J’AVAIS FAIT UNE PROMESSE: AMENER MES premières chaussures là-bas, celles toutes usées qui m’ont accompagnée dès les premiers pas et les premiers pivots timides:

donc à trois, nous voilà à une table, une table de tanguera seule, et là je découvre les invitations au regard des gens. Beaucoup de quinquas assortis au décor stuc. pas question qu’on se rapproche pour inviter. on n’échange pas un mot!

çà n’empêche pas les discussions sur pistes, curieusement, entre les morceaux, çà commente:

et là, j’ai la grosse pensée . je suis un bébé tango Moquard (bébé tango Eric je préfère), alors on tient tout et on suit attentivement…

et çà s’est bien passé, exceptée la découverte de la tendance à être serrée, voire étouffée, çà c’était pénible, comme si on n’avait pas trop de droit de respirer, « el hombre dirige »… je vais voir si c’est toujours çà ou si j’ai eu les specimens dans cet endroit.
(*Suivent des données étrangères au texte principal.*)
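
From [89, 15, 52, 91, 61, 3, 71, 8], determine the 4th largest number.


Sort descending: [91, 89, 71, 61, 52, 15, 8, 3]
The 4th element (1-indexed) is at index 3.
Value = 61
Final answer: 61


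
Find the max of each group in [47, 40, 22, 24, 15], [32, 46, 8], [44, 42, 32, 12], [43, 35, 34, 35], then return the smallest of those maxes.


Find max of each group:
  Group 1: [47, 40, 22, 24, 15] -> max = 47
  Group 2: [32, 46, 8] -> max = 46
  Group 3: [44, 42, 32, 12] -> max = 44
  Group 4: [43, 35, 34, 35] -> max = 43
Maxes: [47, 46, 44, 43]
Minimum of maxes = 43
Final answer: 43


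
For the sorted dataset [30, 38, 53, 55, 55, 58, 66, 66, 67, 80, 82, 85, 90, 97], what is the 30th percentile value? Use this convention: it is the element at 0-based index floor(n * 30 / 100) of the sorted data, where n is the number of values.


The dataset has n = 14 elements.
Index = floor(14 * 30 / 100) = floor(420 / 100) = floor(4.2) = 4
Counting from index 0 in the sorted data, the element at index 4 is 55.
Final answer: 55


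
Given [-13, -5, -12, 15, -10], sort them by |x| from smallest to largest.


Compute absolute values:
  |-13| = 13
  |-5| = 5
  |-12| = 12
  |15| = 15
  |-10| = 10
Absolute values in increasing order: 5 < 10 < 12 < 13 < 15
Listing the original numbers in that order gives the answer.
Final answer: [-5, -10, -12, -13, 15]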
C’est pénible car comme çà, je sens qu’ils m’attaquent l’axe, et qu’il faut lutter au lieu de danser…

un geste sympa, ma voisine de table, tanguera vers la cinquantaine à laquelle je raconte que ce soir, est unique, première milonga portègne, le regard est captivé par l’ambiance, va dire à un danseur la chose: et voilà l’invite.

L’argentin , évidemment, un superbe hidalgo les cheveux noués, … prof de tango qui me le dit après quelques tangos: et là çà sentait le prof qui testait, çà commence simple et puis çà tourne dans tous les sens, et vas-y que je vérifie si la jambe est libre, et si tu sais faire des jolis pliés, une fois après avoir bien testé l’axe, si tu regardes en bas, c’est la panique assurée.

à la fin, il m’a dit que c’était « muy bien » (les argentins sont gentils, on est a mille lieues de certains C.. du Rétro):

voilà !

un premier saut émouvant, moins impressionnée par le niveau des danseurs de l’endroit que par le decorum, et les symboles partout: je pense que j’aurai d’autres expériences de danse plus épanouissantes !

et puis, mes zapatos toutes usées sont rangées à l’hôtel à côté de deux autres paires (ben oui, j ai craqué) que je « ferai » en cours, vu leur patin en peau tout neuf qui m’effraie un peu, et puis, il faut qu’on fasse connaissance avant d’aller faire des pivots avec des inconnus, non, mais !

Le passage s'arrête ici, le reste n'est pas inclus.